Dizem que o mundo funciona graças a um mecanismo não desvendado que acaba por ordenar tudo. Sei, dito assim soa simplista. Mas é bem possível que você já tenha ouvido por aí teorias nessa linha. Sou capaz de aceitar esse tipo de pensamento mas tenho dificuldade em colocar o futebol nesse caldeirão. O que parece reinar nele é o mais absoluto caos. Vejam o caso do Corinthians. No início da temporada viveu momentos terríveis, como aquele em que emendou cinco derrotas seguidas no Campeonato Paulista algo que só tinha sido visto no ano em que o time acabou rebaixado no Brasileiro. Seria um alerta. Bem possível. O rebaixamento segue sendo uma ameaça considerável este ano. 

Mas em matéria de futebol há o caminho das Copas, que costuma borrar um pouco o que se pensa a respeito de um time. Entendidos dirão que não é bem assim. Que me digam, então, qual seria a medida para analisar um time que, não sendo rebaixado, se faça campeão em uma dessas Copas. Suponhamos que o time do Parque São Jorge, que aprontou o que aprontou ontem no Castelão, chegue lá numa delas tendo batido o Flamengo pelo caminho. E se faço do Corinthians um mote não é por outro motivo que  não pelo seu tamanho, pela sua importância nesse universo. Isso tudo muito bem espelhado no fuzuê causado pela contratação do holandês Menphis Depay. 

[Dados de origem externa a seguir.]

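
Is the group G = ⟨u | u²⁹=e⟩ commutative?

G has a single generator, so G is cyclic and hence abelian.

Answer: Yes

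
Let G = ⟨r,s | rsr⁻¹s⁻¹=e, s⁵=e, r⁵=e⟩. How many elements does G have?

Enumerate words in the generators, reducing via the relations: the distinct elements are
  {e, r, s, rs, r², r³, r⁴, s², s³, s⁴, rs², rs³, rs⁴, r²s, r³s, r⁴s, r²s², r²s³, r²s⁴, r³s², r³s³, r³s⁴, r⁴s², r⁴s³, r⁴s⁴}.
No further products give new elements, so |G| = 25.

Answer: 25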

E como negar que a temporada vá sendo salva por duas dezenas de contratações temerárias do ponto de vista econômico como fazem questão de objetar alguns sem que lhes possamos tirar a razão.  Nunca houve limites para dirigentes quando precisam salvar a própria pele. Mas peguemos outro exemplo, os números que desfilam por aí - nos quais jamais acreditei e nos quais me esforço ao extremo para não me basear - e tente compreendê-los. É impossível. Sugerem lucros que não encontrariam base nem no mais bem sucedido dos papéis bancários. Conseguem se fazer mais abstratos do que já se faz a própria economia. 

Mesmo o que pensamos a respeito do jogo de bola já não parece fazer sentido. O próprio Depay ao ser apresentado falou do nosso futebol como se ele ainda fosse aquele que tínhamos umas três ou quatro décadas atrás. Disse com todas as letras que aqui é a Meca do futebol, que o jogo bonito está em nossas terras. Não fosse pelo desconto dado a alguém que acaba de pousar aqui de paraquedas ou, sendo mais preciso, num jatinho que de tão luxuoso também se fez notícia. Só mesmo um recém chegado afirmaria isso sem acabar acusado de estar curtindo com a nossa cara. Por outro lado, nesse caos instalado, talvez tenha toda razão em dizer que aqui está a meca, afinal, foi onde encontrou rendimentos que já não tiraria agora nem da mais nobre das Ligas do continente europeu. 

Vocês entendem? Tudo parece ao mesmo tempo fazer e não fazer sentido nesse mundo da bola. Os próprios resultados de muitos jogos. Será? E mais, o calendário que faz darmos de cara com um jogo de futebol a cada dia. Os salários estratosféricos. Vaquinha para pagar um estádio que foi obra de uma engenharia econômica e de isenções que nunca se sustentaram. Um VAR que soa como ameaça. Por essas e outras... do amante do jogo que torce o nariz quando inundam a curtição dele com dados contábeis  prefiro nem fazer juízo. Acaba por ser quase instintivo se mostrar descontente quando transformam a diversão de alguém em algo tão complexo e suspeito.